Domaine des 2 lunes Pierre Audemard from Domaine de la Giscle explains that today there are equipments which perform the process automatically and also hermetically which completely excludes the risk of oxydation during the process. This drastically reduces the need for sulphites in the winemaking. The equipment is however very expensive, between 100-200.000 € per tank. To produce good rosé wines is thus both expensive and difficult, and it's easy to understand that traditional wine-growers reacted violently when Brussels with Barroso at the forefront, in 2009, intended to authorize, like for example in Australia and South Africa , the production of rosé wine as a simple mixture of red and white wine.
Alongside the Saignée technique, there is a less used technique called pressurage direct (direct pressure). It's the same technique as used when producing white wines, but in this case with red grapes. The red grapes are pressed immediately after the harvest and the first colorless grape juice is mixed with the more colored press juice. This technique is considerably cheaper, the equipment is smaller in volume and less costly. The vinification also goes much faster since you don't need to macerate the grapes emphasizes Pierre Audemard at the domaine de la Giscle. This is a technique that can provide good wines, but in that case in small volumes and not industrially. The color of these wines can be almost transparent since the grapes don't macerate, but the color comes from mixing with colored press juice .

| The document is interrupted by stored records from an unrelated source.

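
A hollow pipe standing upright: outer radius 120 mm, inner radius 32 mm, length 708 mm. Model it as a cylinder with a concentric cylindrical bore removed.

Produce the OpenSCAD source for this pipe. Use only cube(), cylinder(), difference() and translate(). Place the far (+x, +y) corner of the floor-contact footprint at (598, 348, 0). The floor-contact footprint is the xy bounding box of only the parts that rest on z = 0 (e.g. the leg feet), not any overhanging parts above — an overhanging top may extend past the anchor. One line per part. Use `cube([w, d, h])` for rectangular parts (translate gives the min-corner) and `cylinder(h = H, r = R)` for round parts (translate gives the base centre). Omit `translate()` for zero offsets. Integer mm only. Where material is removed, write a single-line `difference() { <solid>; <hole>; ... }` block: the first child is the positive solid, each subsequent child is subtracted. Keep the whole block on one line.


difference() { translate([478, 228, 0]) cylinder(h = 708, r = 120); translate([478, 228, 0]) cylinder(h = 708, r = 32); }


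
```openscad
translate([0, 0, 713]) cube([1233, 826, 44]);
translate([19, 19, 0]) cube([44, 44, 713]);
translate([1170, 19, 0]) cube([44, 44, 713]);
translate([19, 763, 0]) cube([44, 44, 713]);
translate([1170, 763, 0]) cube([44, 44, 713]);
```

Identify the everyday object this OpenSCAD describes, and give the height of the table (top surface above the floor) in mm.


A table. The table height is 757 mm.

A 1233×826×44 slab sits at z = 713 on four 44 mm square posts — a table. The top surface is at 713 + 44 = 757 mm.


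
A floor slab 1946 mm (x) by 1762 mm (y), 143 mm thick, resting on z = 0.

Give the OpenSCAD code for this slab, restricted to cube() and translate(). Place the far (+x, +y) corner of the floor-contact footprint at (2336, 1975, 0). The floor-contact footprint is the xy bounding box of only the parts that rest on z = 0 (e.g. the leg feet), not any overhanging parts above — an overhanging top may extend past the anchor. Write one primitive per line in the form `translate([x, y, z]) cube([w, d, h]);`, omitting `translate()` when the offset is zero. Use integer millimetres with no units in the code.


translate([390, 213, 0]) cube([1946, 1762, 143]);


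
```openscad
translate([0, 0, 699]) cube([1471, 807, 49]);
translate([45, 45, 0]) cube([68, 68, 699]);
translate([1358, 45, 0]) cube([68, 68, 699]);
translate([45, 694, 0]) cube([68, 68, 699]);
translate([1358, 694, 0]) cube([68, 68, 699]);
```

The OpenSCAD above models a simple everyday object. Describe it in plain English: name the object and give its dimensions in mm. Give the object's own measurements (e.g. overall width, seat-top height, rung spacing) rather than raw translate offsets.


A table: top 1471 mm (x) × 807 mm (y), 49 mm thick, upper face at z = 748 mm, on four 68×68 mm square legs, each inset 45 mm from the nearest pair of top edges from z = 0 to the bottom of the top.


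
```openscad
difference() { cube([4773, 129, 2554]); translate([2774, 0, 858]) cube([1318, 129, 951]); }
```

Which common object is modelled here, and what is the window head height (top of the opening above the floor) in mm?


A wall with a window opening. The window head height is 1809 mm.

A wall with a rectangular opening subtracted — a window. Sill at z = 858, opening 951 mm tall, so the head is at 858 + 951 = 1809 mm.


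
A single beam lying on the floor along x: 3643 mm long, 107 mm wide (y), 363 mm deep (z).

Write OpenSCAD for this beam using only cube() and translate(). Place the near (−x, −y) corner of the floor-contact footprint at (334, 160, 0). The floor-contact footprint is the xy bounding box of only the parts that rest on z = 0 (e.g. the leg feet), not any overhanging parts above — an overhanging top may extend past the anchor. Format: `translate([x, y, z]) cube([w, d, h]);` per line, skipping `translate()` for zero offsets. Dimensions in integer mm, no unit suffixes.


translate([334, 160, 0]) cube([3643, 107, 363]);


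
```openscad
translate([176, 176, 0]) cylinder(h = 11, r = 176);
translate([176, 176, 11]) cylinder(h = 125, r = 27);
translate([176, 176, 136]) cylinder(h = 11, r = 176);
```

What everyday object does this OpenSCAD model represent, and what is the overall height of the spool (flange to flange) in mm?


A spool. The overall height is 147 mm.

Three coaxial cylinders, large–small–large — a spool. Two 11 mm flanges and a 125 mm core give 11 + 125 + 11 = 147 mm.


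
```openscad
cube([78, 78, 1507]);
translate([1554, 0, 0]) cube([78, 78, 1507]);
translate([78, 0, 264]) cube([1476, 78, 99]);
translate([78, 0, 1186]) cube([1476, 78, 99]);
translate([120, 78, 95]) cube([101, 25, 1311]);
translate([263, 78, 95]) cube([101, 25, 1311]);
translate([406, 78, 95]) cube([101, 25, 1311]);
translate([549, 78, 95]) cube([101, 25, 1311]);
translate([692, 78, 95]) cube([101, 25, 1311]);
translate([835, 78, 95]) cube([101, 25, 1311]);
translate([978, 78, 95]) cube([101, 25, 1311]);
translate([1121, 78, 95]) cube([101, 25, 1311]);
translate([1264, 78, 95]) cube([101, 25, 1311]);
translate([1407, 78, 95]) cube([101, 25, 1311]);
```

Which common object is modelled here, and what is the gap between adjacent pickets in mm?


A fence section. The picket gap is 42 mm.

Two posts, two rails, 10 pickets — a fence section. Span 1476 mm holds 10 pickets of 101 mm with 11 equal gaps: ⌊(1476 − 10·101) / 11⌋ = 42 mm.


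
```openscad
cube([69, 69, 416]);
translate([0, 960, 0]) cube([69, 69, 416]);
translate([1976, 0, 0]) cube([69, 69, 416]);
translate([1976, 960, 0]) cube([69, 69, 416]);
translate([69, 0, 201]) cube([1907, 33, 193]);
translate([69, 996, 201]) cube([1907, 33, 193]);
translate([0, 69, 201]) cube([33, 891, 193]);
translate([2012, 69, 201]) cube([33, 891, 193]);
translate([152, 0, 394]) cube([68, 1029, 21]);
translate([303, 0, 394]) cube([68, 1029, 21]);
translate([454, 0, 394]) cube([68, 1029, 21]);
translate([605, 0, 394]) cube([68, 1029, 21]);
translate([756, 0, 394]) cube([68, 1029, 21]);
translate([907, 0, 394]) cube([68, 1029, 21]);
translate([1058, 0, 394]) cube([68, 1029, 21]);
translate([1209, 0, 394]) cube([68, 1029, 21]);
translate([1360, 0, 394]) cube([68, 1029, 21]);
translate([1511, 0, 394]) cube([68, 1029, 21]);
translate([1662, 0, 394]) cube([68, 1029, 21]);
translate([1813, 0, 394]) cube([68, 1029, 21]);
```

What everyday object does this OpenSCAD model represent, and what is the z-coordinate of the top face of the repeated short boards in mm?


A bed frame. The slat-top height is 415 mm.

Four posts, four rails, and a row of slats — a bed frame. Slats sit on the rails at z = 201 + 193 = 394; with slat thickness 21, the top is 415 mm.


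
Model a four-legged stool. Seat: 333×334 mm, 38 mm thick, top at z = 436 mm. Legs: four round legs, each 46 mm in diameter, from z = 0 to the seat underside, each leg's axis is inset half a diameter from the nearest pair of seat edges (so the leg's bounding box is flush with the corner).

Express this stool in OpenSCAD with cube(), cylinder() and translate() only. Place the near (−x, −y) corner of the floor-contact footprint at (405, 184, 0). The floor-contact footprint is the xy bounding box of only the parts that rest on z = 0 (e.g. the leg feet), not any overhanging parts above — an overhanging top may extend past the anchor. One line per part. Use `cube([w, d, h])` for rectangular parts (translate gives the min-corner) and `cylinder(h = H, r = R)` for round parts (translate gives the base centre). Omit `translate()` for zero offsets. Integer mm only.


translate([405, 184, 398]) cube([333, 334, 38]);
translate([428, 207, 0]) cylinder(h = 398, r = 23);
translate([715, 207, 0]) cylinder(h = 398, r = 23);
translate([428, 495, 0]) cylinder(h = 398, r = 23);
translate([715, 495, 0]) cylinder(h = 398, r = 23);


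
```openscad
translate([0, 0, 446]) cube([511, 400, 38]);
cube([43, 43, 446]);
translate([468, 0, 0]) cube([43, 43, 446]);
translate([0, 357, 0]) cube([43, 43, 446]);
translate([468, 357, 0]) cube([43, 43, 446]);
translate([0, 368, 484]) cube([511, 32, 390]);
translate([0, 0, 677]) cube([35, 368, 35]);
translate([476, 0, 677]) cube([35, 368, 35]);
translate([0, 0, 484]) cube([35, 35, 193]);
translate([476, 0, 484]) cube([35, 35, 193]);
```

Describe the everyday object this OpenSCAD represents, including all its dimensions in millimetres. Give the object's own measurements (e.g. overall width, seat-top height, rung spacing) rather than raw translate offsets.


A chair. The seat is a 511×400×38 mm slab with its top at z = 484 mm, on four 43×43 mm corner legs (flush with the seat edges, standing on z = 0). A flat backrest 32 mm thick, 390 mm tall, spans the full seat width and rises from the seat top along its +y edge, rear face flush with the rear of the seat. Two armrests of 35×35 mm section run along each side from the seat's front edge to the front of the backrest, top faces 228 mm above the seat top and outer faces flush with the seat's x-edges; a 35×35 mm post under the front of each armrest stands on the seat at the front corner.


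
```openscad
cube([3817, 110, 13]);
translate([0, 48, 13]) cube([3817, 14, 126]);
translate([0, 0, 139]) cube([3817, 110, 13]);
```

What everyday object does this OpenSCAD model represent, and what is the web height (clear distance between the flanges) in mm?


An I-beam. The web height is 126 mm.

Two wide flanges with a thin centred web — an I-beam. Overall 152 mm minus two 13 mm flanges gives a web of 152 − 2·13 = 126 mm.


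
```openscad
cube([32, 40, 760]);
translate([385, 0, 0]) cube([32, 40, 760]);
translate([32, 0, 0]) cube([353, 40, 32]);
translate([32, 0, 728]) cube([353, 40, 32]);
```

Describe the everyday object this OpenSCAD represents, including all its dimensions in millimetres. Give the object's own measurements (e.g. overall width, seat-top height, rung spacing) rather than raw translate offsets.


A rectangular picture frame lying in the x–z plane (depth along y). The opening is 353 mm wide (x) by 696 mm tall (z), surrounded by a border 32 mm wide on all four sides. The frame is 40 mm deep and is made of two full-height vertical stiles with two horizontal rails fitted between them.


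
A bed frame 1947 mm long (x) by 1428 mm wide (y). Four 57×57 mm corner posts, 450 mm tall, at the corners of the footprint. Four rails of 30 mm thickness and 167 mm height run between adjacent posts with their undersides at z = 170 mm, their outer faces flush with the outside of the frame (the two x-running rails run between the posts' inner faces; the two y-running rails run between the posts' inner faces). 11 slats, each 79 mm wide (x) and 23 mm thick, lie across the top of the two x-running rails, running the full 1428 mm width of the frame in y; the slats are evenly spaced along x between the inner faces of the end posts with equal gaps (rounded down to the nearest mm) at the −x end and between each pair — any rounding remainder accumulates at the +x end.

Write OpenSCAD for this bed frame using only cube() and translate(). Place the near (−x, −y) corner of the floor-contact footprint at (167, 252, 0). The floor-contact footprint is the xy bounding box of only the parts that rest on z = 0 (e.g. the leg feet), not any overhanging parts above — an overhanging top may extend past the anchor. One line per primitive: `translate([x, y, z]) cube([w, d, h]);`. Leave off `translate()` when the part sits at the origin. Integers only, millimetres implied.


translate([167, 252, 0]) cube([57, 57, 450]);
translate([167, 1623, 0]) cube([57, 57, 450]);
translate([2057, 252, 0]) cube([57, 57, 450]);
translate([2057, 1623, 0]) cube([57, 57, 450]);
translate([224, 252, 170]) cube([1833, 30, 167]);
translate([224, 1650, 170]) cube([1833, 30, 167]);
translate([167, 309, 170]) cube([30, 1314, 167]);
translate([2084, 309, 170]) cube([30, 1314, 167]);
translate([304, 252, 337]) cube([79, 1428, 23]);
translate([463, 252, 337]) cube([79, 1428, 23]);
translate([622, 252, 337]) cube([79, 1428, 23]);
translate([781, 252, 337]) cube([79, 1428, 23]);
translate([940, 252, 337]) cube([79, 1428, 23]);
translate([1099, 252, 337]) cube([79, 1428, 23]);
translate([1258, 252, 337]) cube([79, 1428, 23]);
translate([1417, 252, 337]) cube([79, 1428, 23]);
translate([1576, 252, 337]) cube([79, 1428, 23]);
translate([1735, 252, 337]) cube([79, 1428, 23]);
translate([1894, 252, 337]) cube([79, 1428, 23]);


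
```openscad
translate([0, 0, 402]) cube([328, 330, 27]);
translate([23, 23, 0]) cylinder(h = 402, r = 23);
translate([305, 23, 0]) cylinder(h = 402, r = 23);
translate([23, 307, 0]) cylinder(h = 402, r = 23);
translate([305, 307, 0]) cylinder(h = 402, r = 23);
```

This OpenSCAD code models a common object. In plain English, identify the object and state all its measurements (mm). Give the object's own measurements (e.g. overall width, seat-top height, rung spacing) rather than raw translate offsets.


A four-legged stool. The seat is a 328×330×27 mm slab whose top surface is at z = 429 mm; four round legs, each 46 mm in diameter, run from the floor (z = 0) to the underside of the seat, each leg's axis is inset half a diameter from the nearest pair of seat edges (so the leg's bounding box is flush with the corner).


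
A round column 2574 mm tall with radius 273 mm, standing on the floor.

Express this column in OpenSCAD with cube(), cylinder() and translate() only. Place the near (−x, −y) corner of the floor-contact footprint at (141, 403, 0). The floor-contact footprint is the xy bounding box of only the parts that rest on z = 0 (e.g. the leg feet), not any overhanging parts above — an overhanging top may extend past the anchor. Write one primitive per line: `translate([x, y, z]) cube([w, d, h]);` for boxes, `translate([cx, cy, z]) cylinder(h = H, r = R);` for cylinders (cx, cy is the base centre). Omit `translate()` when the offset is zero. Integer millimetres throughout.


translate([414, 676, 0]) cylinder(h = 2574, r = 273);


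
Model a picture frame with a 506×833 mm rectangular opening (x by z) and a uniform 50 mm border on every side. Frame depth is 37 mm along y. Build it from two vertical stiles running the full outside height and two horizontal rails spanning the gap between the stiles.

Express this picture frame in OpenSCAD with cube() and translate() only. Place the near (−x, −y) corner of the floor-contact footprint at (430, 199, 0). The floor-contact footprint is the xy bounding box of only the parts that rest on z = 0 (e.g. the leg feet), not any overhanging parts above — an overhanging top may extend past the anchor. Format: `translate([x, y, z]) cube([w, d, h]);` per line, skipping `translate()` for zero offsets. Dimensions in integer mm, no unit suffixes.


translate([430, 199, 0]) cube([50, 37, 933]);
translate([986, 199, 0]) cube([50, 37, 933]);
translate([480, 199, 0]) cube([506, 37, 50]);
translate([480, 199, 883]) cube([506, 37, 50]);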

Pierre Audemard - Domaine de la Giscle
This is also a technique which, when misused, allows the production of quick-produced, less expensive, bright wines, often rich in sulphites. The color is not the only criterion for the rosé wine to be of outmost quality. Rosé wines from for example Tavel, Roussillon or Marsannay in Burgundy are darker in color, but are still considered to be among the best French rosé wines. At the end it's all very much a question of personal taste and bright rosé wines are today very popular.
Rosé wines should preferably be drunk young if you want to preserve the fresh and crisp taste, preferably in the year following the harvest. A well-made rosé wine can be stored for 2-4 years, but the taste evolves and will become rounder and lose fruitiness. In addition to this, there are rosés which have been stored in oak barrels and these premium rosé wines can be stored up to 5 years without problem.
The serving occasions are very different when we talk rosé wine. Most people probably think of the aperitif moment in the summer months, but rosé wine can also replace a white wine when serving a fish dish. Rosé wine can be served with both pizza and pasta dishes and can actually be a very good choice for grilled meat, especially if you use spicy marinades which can be difficult to serve with red wine. Rosé wines are excellent for exotic foods such as sushi or spicy dishes and the fresh rosé wine taste gives a nice counterbalance. Last but not least, oak barrel stored premium rosés may very well replace a buttery Burgundy wine, served together with a fish with melted butter or indeed even replace a red wine when serving chicken or red meat.
Rosé wine is definitely here to stay and wine consumers currently have three equally worthy colors of wine to choose from. Provence rosés are very good in terms of quality and they are the wines we advocate until the contrary is proved.